Concurrency is a much-overloaded term in computer science. Every domain of literature in computer science defines its own flavour of what concurrency means to it. To add to the confusion, “Parallelism” and “Muti-programming” are purported as synonyms to concurrency. So much for our simple minds to wrap around.
The intention of this article is to provide a bit of a preface on the notion of concurrency, and compare it with parallelism. Bear with me.
Concurrency != Parallelism
Concurrency is the use of multiple threads of control to achieve a program objective. Each thread is interleaved in (execution) space & time, and the interleaving is non-deterministic. Thus, concurrent programs are non-deterministic in general.
The programmer coerces determinism into the program using synchronisation. Concurrency does not imply parallel execution; it is possible even on a single CPU core.
Contrast that with parallelism, which is the condition where a program utilises the multiplicity of computational hardware (several CPU cores, for instance) . The idea here is about computational speedup alone. It does not entail interaction among the program components, nor between the components and external agents (such as a UI component, or the database).
So where does the notion of concurrency == parallelism come from? I would like to quote Simon Marlow, co-developer of the Glasgow Haskell Compiler and author of “Parallel and Concurrent Programming in Haskell”, on this:
It’s a natural consequence of languages with side-effects: when your language has side-effects everywhere, then any time you try to do more than one thing at a time you essentially have non-determinism caused by the interleaving of the effects from each operation. So in side-effecty languages, the only way to get parallelism is concurrency; it’s therefore not surprising that we often see the two conflated. 1
In other words, the notion of threads of control (as defined by concurrency) makes sense only in a language with side-effects. In a purely-functional language, there are no effects to observe, and the evaluation order is irrelevant. 2 Thus, parallelism can be achieved without concurrency.

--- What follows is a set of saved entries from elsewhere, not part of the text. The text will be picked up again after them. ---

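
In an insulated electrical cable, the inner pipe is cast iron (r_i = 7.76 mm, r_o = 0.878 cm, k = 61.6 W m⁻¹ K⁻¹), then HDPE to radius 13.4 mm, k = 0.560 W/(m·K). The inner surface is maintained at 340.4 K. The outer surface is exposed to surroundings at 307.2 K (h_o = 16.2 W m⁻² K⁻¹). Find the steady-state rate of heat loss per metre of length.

Treat each layer as a resistance in series:
  R'_cast iron = ln(0.00878/0.00776)/(2πk) = 0.1235/(2π·61.6) = 3.191×10^-4 m·K/W
  R'_HDPE = ln(0.0134/0.00878)/(2πk) = 0.4228/(2π·0.560) = 0.1202 m·K/W
  R'_conv,out = 1/(2πr h) = 1/(2π·0.0134·16.2) = 0.7332 m·K/W
ΣR = 3.191×10^-4 + 0.1202 + 0.7332 = 0.8537 m·K/W
Q' = ΔT/ΣR = (340.4 K − 307.2 K)/0.8537 = 38.9 W/m

Q' = 38.9 W/m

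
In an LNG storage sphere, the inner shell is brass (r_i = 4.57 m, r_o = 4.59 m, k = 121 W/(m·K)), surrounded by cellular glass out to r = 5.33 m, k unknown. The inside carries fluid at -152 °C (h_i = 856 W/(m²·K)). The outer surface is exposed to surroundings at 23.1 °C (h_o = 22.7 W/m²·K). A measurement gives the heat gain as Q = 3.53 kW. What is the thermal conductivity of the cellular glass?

k = 0.0487 W/m·K

ΣR = ΔT/Q = |-152 − 23.1|/3530 = 0.04960 K/W
Known resistances:
  R_conv,in = 1/(4πr²h) = 1/(4π·4.57²·856) = 4.451×10^-6 K/W
  R_brass = (1/4.57 − 1/4.59)/(4πk) = 9.535×10^-4/(4π·121) = 6.271×10^-7 K/W
  R_conv,out = 1/(4πr²h) = 1/(4π·5.33²·22.7) = 1.234×10^-4 K/W
R_cellular glass = ΣR − ΣR_known = 0.04960 − 1.285×10^-4 = 0.04947 K/W
(1/r₁−1/r₂)/(4πk) = 0.04947 ⇒ k = 0.03025/(4π·0.04947) = 0.0487 W/m·K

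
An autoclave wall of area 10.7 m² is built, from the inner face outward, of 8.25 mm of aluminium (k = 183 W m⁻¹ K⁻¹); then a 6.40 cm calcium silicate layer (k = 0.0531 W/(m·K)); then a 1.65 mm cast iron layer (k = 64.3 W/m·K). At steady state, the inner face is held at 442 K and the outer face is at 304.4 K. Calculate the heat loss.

Treat each layer as a resistance in series:
  R_aluminium = L/(kA) = 0.00825/(183·10.7) = 4.213×10^-6 K/W
  R_calcium silicate = L/(kA) = 0.0640/(0.0531·10.7) = 0.1126 K/W
  R_cast iron = L/(kA) = 0.00165/(64.3·10.7) = 2.398×10^-6 K/W
ΣR = 4.213×10^-6 + 0.1126 + 2.398×10^-6 = 0.1126 K/W
Q = ΔT/ΣR = (442 K − 304.4 K)/0.1126 = 1220 W

Q = 1220 W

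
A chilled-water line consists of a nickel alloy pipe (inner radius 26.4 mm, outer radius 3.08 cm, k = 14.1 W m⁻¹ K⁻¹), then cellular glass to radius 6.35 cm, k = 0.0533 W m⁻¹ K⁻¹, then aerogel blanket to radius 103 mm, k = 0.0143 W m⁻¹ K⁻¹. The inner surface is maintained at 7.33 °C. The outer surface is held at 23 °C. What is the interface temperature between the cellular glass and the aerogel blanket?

Series thermal resistances, inner to outer:
  R'_nickel alloy = ln(0.0308/0.0264)/(2πk) = 0.1542/(2π·14.1) = 0.001740 m·K/W
  R'_cellular glass = ln(0.0635/0.0308)/(2πk) = 0.7235/(2π·0.0533) = 2.160 m·K/W
  R'_aerogel blanket = ln(0.103/0.0635)/(2πk) = 0.4837/(2π·0.0143) = 5.383 m·K/W
ΣR = 0.001740 + 2.160 + 5.383 = 7.545 m·K/W
Q' = ΔT/ΣR = (7.33 °C − 23 °C)/7.545 = -2.077 W/m
From the inner boundary to the cellular glass/aerogel blanket interface, ΣR_partial = 2.162 m·K/W.
T_interface = T_in − Q'·ΣR_partial = 7.33 °C − (-2.077)(2.162) = 11.8 °C

T = 11.8 °C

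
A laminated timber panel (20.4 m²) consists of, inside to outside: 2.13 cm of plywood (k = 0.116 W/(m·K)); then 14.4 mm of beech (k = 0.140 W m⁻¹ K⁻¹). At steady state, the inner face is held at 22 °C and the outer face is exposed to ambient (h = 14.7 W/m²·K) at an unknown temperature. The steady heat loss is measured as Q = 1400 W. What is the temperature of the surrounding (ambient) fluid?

T_out = -2.33 °C

Sum the resistances:
  R_plywood = L/(kA) = 0.0213/(0.116·20.4) = 0.009001 K/W
  R_beech = L/(kA) = 0.0144/(0.140·20.4) = 0.005042 K/W
  R_conv,out = 1/(hA) = 1/(14.7·20.4) = 0.003335 K/W
ΣR = 0.01738 K/W
ΔT = Q·ΣR = 1400 × 0.01738 = 24.33 K
Heat flows outward, so T_out = T_in − ΔT = 22 − 24.33 = -2.33 °C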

On the other hand, in languages with side-effects, parallelism becomes a subset of concurrency. Hence, for instance, concurrency is defined as follows in Java:
A condition that exists when at least two threads are making progress. A more generalised form of parallelism that can include time-slicing as a form of virtual parallelism 3.
The understanding of this distinction, within the realm of your language of choice, is essential to develop and reason about concurrent and parallel programs. Until next time!